I wondered if I should throw the letter away and not tell anybody about it. I don't think his family would like to know that I read it - and if I left it in the jewellery box, they would probably read it too, and guess that I would have done so. I wonder why she tore it up - and then kept it so carefully afterwards. She must have been angered by his suggestions - and probably upset that he should mention their sex life in a letter. But she must have valued it all the same. I wish I could ask her what she would want me to do with it. If I were in her place, I think I would want it thrown out. But, I can also hear her in my mind saying that it certainly is not my place to make that sort of decision. She would hate me having control over how people regarded her in the future. And would this letter make any difference to what people thought of her?

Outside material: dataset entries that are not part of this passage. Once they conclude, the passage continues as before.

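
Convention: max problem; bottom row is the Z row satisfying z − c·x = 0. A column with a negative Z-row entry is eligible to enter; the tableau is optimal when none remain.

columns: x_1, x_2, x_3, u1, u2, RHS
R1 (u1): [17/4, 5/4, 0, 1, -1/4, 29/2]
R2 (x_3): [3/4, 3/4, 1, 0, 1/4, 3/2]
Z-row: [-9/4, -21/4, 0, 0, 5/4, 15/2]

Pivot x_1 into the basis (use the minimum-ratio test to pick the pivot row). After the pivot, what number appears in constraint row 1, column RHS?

Ratio test on column x_1 — row 1: (29/2)/(17/4) = 58/17; row 2: (3/2)/(3/4) = 2. Minimum is 2 at row 2 (x_3 leaves); pivot element 3/4.
Divide row 2 by 3/4; eliminate column x_1 from the other rows.
Row 1 update in column RHS: 29/2 − (17/4)·2 = 6.

6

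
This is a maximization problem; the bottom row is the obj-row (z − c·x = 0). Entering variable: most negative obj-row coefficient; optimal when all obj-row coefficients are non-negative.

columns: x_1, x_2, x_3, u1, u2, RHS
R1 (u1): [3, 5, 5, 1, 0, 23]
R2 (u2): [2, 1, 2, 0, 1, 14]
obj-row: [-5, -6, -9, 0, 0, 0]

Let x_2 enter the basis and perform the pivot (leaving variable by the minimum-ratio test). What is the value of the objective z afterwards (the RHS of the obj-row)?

138/5

Ratio test on column x_2 — row 1: 23/5 = 23/5; row 2: 14/1 = 14. Minimum is 23/5 at row 1 (u1 leaves); pivot element 5.
Pivot on row 1; the obj-row RHS becomes 0 − (-6)·(23/5) = 138/5.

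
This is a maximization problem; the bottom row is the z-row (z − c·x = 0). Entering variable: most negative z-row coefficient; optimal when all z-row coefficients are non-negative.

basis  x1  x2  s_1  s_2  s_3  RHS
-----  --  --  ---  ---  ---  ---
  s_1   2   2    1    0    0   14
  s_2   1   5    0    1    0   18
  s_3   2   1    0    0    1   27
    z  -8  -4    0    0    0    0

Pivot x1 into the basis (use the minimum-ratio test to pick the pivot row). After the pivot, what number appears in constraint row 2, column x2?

4

Ratio test on column x1 — row 1: 14/2 = 7; row 2: 18/1 = 18; row 3: 27/2 = 27/2. Minimum is 7 at row 1 (s_1 leaves); pivot element 2.
Divide row 1 by 2; eliminate column x1 from the other rows.
Row 2 update in column x2: 5 − 1·1 = 4.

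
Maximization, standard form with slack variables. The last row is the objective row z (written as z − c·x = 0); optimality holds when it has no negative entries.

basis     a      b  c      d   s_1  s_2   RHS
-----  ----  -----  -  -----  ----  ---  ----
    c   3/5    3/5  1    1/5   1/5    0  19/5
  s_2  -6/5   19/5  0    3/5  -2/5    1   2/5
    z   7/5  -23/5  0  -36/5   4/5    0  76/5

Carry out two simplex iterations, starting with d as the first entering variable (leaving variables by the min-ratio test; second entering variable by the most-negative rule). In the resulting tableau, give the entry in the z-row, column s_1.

Ratio test on column d — row 1: (19/5)/(1/5) = 19; row 2: (2/5)/(3/5) = 2/3. Minimum is 2/3 at row 2 (s_2 leaves); pivot element 3/5.
Divide row 2 by 3/5; eliminate column d from the other rows.
Second iteration: most negative z-row entry is -13 in column a, so a enters.
Ratio test on column a — row 1: (11/3)/1 = 11/3; row 2: entry -2 ≤ 0. Minimum is 11/3 at row 1 (c leaves); pivot element 1.
Divide row 1 by 1; eliminate column a from the other rows.
After both pivots, the entry at the z-row, column s_1 is 1/3.

1/3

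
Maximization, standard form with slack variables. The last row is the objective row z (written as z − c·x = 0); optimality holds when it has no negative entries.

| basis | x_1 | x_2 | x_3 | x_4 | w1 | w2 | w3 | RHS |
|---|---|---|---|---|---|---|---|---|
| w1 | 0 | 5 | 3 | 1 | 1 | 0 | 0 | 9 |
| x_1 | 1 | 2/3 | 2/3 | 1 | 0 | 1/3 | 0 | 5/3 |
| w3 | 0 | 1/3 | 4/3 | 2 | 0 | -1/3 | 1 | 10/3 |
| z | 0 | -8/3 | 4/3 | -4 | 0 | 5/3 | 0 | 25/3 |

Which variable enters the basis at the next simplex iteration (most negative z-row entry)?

Negative z-row entries: x_2: -8/3, x_4: -4.
The most negative is -4 in column x_4, so x_4 enters.

x_4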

I think so. Because I think that having read it, I now don't like her any better - but perhaps I understand her reasons for being as she was. I perhaps can see why she was rude and bossy and unpleasant - especially to her husband, who everyone regarded so highly. She was probably jealous that people should think so well of him, when she really knew that he was far from perfect. If he had really had an affair - she perhaps never forgave him, but even so, she stuck with him for the rest of his life. Maybe her grandchildren in years to come, will read this letter, and feel that they too know her better for realising that her life had its problems.
I put the letter back under the jewellery, my decision made, and got back to my task of sorting out the rest of her things.